Hoy, el recetario mexicano se ve marcado por el predominio del pollo, los refrescos y los ultraprocesados. Esto no es necesariamente una crítica; la gastronomía es causa y consecuencia de la gente y, por tanto, es dinámica.  Sin embargo, vale la pena preguntarse si se está encaminando hacia una alimentación con destellos de tradición, que refleje salud, sustentabilidad y orgullo cultural. Y quizás la respuesta sea que no.
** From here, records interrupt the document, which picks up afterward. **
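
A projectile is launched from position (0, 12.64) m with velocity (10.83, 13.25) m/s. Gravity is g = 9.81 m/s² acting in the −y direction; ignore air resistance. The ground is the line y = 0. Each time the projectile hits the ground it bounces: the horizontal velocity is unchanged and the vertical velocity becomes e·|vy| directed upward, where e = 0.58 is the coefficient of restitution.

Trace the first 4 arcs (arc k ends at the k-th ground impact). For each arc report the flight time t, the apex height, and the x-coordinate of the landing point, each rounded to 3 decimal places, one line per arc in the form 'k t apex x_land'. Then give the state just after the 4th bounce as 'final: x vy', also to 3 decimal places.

Arc 1: start y=12.640, vy=13.250 → t=3.449, apex=21.588, x_land=37.348, impact vy=-20.581
  bounce: vy ← 0.58·20.581 = 11.937
Arc 2: start y=0.000, vy=11.937 → t=2.434, apex=7.262, x_land=63.704, impact vy=-11.937
  bounce: vy ← 0.58·11.937 = 6.923
Arc 3: start y=0.000, vy=6.923 → t=1.411, apex=2.443, x_land=78.990, impact vy=-6.923
  bounce: vy ← 0.58·6.923 = 4.016
Arc 4: start y=0.000, vy=4.016 → t=0.819, apex=0.822, x_land=87.856, impact vy=-4.016
  bounce: vy ← 0.58·4.016 = 2.329

1 3.449 21.588 37.348
2 2.434 7.262 63.704
3 1.411 2.443 78.990
4 0.819 0.822 87.856
final: 87.856 2.329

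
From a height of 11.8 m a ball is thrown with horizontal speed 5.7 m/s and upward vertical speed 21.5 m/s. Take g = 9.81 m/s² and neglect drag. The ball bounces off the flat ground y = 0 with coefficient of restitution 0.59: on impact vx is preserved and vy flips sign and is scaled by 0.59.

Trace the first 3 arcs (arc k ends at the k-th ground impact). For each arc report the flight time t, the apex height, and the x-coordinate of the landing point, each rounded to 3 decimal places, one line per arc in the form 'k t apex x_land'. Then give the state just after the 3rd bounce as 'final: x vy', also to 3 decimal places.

1 4.877 35.360 27.797
2 3.168 12.309 45.856
3 1.869 4.285 56.510
final: 56.510 5.410

Arc 1: start y=11.800, vy=21.500 → t=4.877, apex=35.360, x_land=27.797, impact vy=-26.339
  bounce: vy ← 0.59·26.339 = 15.540
Arc 2: start y=0.000, vy=15.540 → t=3.168, apex=12.309, x_land=45.856, impact vy=-15.540
  bounce: vy ← 0.59·15.540 = 9.169
Arc 3: start y=0.000, vy=9.169 → t=1.869, apex=4.285, x_land=56.510, impact vy=-9.169
  bounce: vy ← 0.59·9.169 = 5.410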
Lograrlo requiere del compromiso no solo de los consumidores, sino también de políticas públicas, educación y cadenas productivas más conscientes.

La comida en México sigue siendo un puente entre generaciones y territorios. Cuidar lo que comemos equivale a cuidar lo que somos. Más que imponer dietas o prohibiciones, lo urgente es reconectar con la memoria culinaria, adaptarla al presente y proyectarla hacia el futuro. Ojalá este septiembre nos acordemos de darle un toque mexicano a la comida globalizada, y no al revés.